You’ve now created multiple siloes of administration, essentially moving away from one of the biggest benefits of software-defined solutions: consolidation.

So, the question is, could a PowerFlex solution solve this issue?

Absolutely! And the reason PowerFlex’s two-layer architecture is so popular.

First you start with a shared storage solution in a two-layer architecture. Your compute requirements would simply be layered on top of that storage in a virtual or bare metal solution. Instead of worrying about cluster minimums in an HCI config, you could dedicate compute-only nodes to your workloads in a very precise manner. If you require 32 cores for your Oracle as an example, you could deploy 2 x 16 core nodes running just vSphere or bare metal app and not worry about having to license any of the storage nodes. The S/O nodes are only running PowerFlex’s embedded OS and not Oracle binaries, so there’s no need to license them.

Storage expansions in this case are very easy and DB/application-license-friendly. You’d only need to add more S/O (storage-only) nodes to the existing PowerFlex cluster without any consideration or need for expanding your application licensing.

Likewise, any C/O (compute-only) node expansions for application resources could be pinpointed to exactly what’s required for that workload on new C/O node deployments.

The diagram below shows what that might look like in a PowerFlex rack deployment:

The purple nodes are simply C/O nodes running virtual or bare-metal Oracle application workloads. You’d license these nodes only for that specific workload.

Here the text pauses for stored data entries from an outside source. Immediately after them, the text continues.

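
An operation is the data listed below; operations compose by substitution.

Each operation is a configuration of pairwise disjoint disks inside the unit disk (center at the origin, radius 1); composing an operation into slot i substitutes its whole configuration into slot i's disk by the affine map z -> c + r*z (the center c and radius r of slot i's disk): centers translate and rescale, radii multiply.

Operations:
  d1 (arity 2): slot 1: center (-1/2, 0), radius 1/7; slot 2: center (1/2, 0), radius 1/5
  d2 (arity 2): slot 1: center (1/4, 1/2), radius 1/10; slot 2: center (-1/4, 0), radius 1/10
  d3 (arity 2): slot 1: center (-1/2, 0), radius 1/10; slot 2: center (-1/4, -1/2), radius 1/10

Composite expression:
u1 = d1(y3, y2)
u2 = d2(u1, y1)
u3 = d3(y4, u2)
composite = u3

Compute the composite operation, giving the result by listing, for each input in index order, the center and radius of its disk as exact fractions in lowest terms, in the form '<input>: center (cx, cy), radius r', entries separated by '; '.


y1: center (-11/40, -1/2), radius 1/100; y2: center (-11/50, -9/20), radius 1/500; y3: center (-23/100, -9/20), radius 1/700; y4: center (-1/2, 0), radius 1/10

Nesting under d3 composes maps z -> c + r*z down each y-path.
tracing y4 down its 1-map path: center (-1/2, 0), radius 1/10
tracing y3 down its 3-map path: center (-23/100, -9/20), radius 1/700
tracing y2 down its 3-map path: center (-11/50, -9/20), radius 1/500
tracing y1 down its 2-map path: center (-11/40, -1/2), radius 1/100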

The yellow nodes are incremental additions to your PowerFlex cluster and require no application licensing.

The overall idea is simple in a PowerFlex solution: lay down *whatever* storage is required for your initial or end-state workloads. Secondly, layer on the exact resources required for your application or DB workloads without any considerations around expansion licensing and storage redundancy requirements needed in other HCI solutions.

PowerFlex’s two-layer architecture is very powerful. It’s one of the major reasons our customers are moving to this next-gen storage solution and saving millions of dollars over other HCI solutions.